Thursday, January 10, 2013

“Mother's Day” Movie Review


Rating: R
Runtime: 112 minutes
Release Date: May 4, 2012
Director: Darren Lynn Bousman

“Mother's Day” starts off with a woman in a nurse's outfit sneaking into a hospital. After a security guard sees her leaving with a baby, he gives chase, only to wind up dead with a knife stuck in his chest.

The movie then jumps to the present day. Beth (Jaime King, “Silent Night”) is crying in the bathroom when her husband Daniel (Frank Grillo, “The Grey”) knocks on the door. The couple are in the midst of a birthday celebration attended by most of their friends. There's Annette (Briana Evigan, “Sorority Row”), the slightly slutty girl who does a provocative dance before laughing with her toupee-wearing boyfriend; George (Shawn Ashmore, “Frozen”), a doctor who is there with his girlfriend Melissa (Jessie Rusu, “Saw VI”); and Julie's best friend Gina (Kandyse McClure, “Children of the Corn”) who is there with her boyfriend Treshawn (Lyriq Bent, “Saw II”). Plus, one girl, Julie is there on her own.

While partying downstairs in the cellar and watching footage on television of a tornado on its way to their area, a group of bank robbers are on the run. Ike (Patrick John Flueger) bursts through the unlocked front door and dumps his little brother Johnny (Matt O'Leary) on the couch. After talking to his brother Addley (Warren Kole), he makes a phone call to his sister Lydia, letting her know that she and Mother need to get there. Mother (Rebecca De Mornay) arrives to help her sons clean up their mess.

It turns out that Mother and her children once lived in the house, but after failing to pay her mortgage, the bank took back the house. Beth, who works as a real estate agent, managed to buy the house with Daniel before it went to auction. Ike tells Mother that he frequently sent money home, but both deny that any money ever arrived. Mother naturally believes Beth, but thinks that Daniel is a liar-liar-pants-on-fire. She decides to treat the hostages in the house like she does her own family...to a point.

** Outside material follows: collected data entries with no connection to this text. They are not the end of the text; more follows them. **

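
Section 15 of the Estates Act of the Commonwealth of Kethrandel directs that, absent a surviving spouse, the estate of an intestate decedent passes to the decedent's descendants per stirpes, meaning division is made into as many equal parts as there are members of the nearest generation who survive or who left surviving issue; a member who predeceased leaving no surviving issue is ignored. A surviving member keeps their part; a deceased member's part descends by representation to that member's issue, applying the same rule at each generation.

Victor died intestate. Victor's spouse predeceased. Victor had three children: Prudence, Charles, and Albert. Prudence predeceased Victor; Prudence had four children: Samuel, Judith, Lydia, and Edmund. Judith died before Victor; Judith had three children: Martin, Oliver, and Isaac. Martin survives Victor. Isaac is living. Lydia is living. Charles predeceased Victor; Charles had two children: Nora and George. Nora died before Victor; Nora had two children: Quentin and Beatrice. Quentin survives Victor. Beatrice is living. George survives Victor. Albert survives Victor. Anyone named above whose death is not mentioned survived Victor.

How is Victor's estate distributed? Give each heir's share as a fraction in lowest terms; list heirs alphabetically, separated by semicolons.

Albert 1/3; Beatrice 1/12; Edmund 1/12; George 1/6; Isaac 1/36; Lydia 1/12; Martin 1/36; Oliver 1/36; Quentin 1/12; Samuel 1/12

There is no surviving spouse, so the entire estate passes to Victor's descendants per stirpes.
The estate is divided into 3 equal shares of 1/3 among Prudence, Charles, Albert.
Prudence predeceased; the 1/3 allotted to Prudence's branch passes to Prudence's issue by representation.
The 1/3 is divided into 4 equal shares of 1/12 among Samuel, Judith, Lydia, Edmund.
Samuel is living and takes 1/12.
Judith predeceased; the 1/12 allotted to Judith's branch passes to Judith's issue by representation.
The 1/12 is divided into 3 equal shares of 1/36 among Martin, Oliver, Isaac.
Martin is living and takes 1/36.
Oliver is living and takes 1/36.
Isaac is living and takes 1/36.
Lydia is living and takes 1/12.
Edmund is living and takes 1/12.
Charles predeceased; the 1/3 allotted to Charles's branch passes to Charles's issue by representation.
The 1/3 is divided into 2 equal shares of 1/6 among Nora, George.
Nora predeceased; the 1/6 allotted to Nora's branch passes to Nora's issue by representation.
The 1/6 is divided into 2 equal shares of 1/12 among Quentin, Beatrice.
Quentin is living and takes 1/12.
Beatrice is living and takes 1/12.
George is living and takes 1/6.
Albert is living and takes 1/3.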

I have never seen the original “Mother's Day,” but from what I've heard, this is a remake in name only. That doesn't really bother me, but what did bother me was the long runtime. At just under two hours, this is easily one of the longest horror movies I have seen recently. The first part of the film was interesting and the end was good, but the middle dragged so much that I found myself constantly checking the time remaining.

There were so many things in the middle of the film that didn't need showing. One of the friends winds up with a gunshot and the robbers leave her for dead, which leads to several scenes of her in the ambulance, arriving at the hospital, minor surgery, etc., before she finally warns them to send help to the house. The film also continually reminds us that there's a tornado coming without any payoff. Granted they use that to explain why police are on the street, but would it really be surprising to see one officer (specifically, ONE officer) driving around? Especially since they know the robbers are loose and once lived in the house?

But, let's skip over that and get to the good stuff. I know I haven't done the best deaths thing in awhile, which is sad given the name of this blog, so let's do it here. The best death comes when a man gets multiple nailgun shots to the head, his mouth filled with powder cleaner, and a television set dropped on his head. There are also a few surprising kills that pop up when someone gets loose with a gun.

I probably haven't mentioned it before, but I am not a fan of potential rape scenes, and those happen pretty often in this one. Mother decides to give one of the women to her dying son because he doesn't want to die a virgin, another son threatens to rape one girl while bending her over a pool table, etc. Those scenes almost made me want to throw something at the television.

Speaking of throwing things...I wanted to do that pretty often in “Mother's Day.” It was the type of film that had me literally yelling at the scream, especially towards the end. Let's just say that if someone kills the person that I love, I'm not going to act like the nice little girl and does whatever he says.

“Mother's Day” has some flaws (why do people keep casting King in horror films?), but it was still a solid little movie. De Mornay is the perfect mixture of terrorizing woman and innocent mother, and I can't believe I kept skipping over it in the rental store.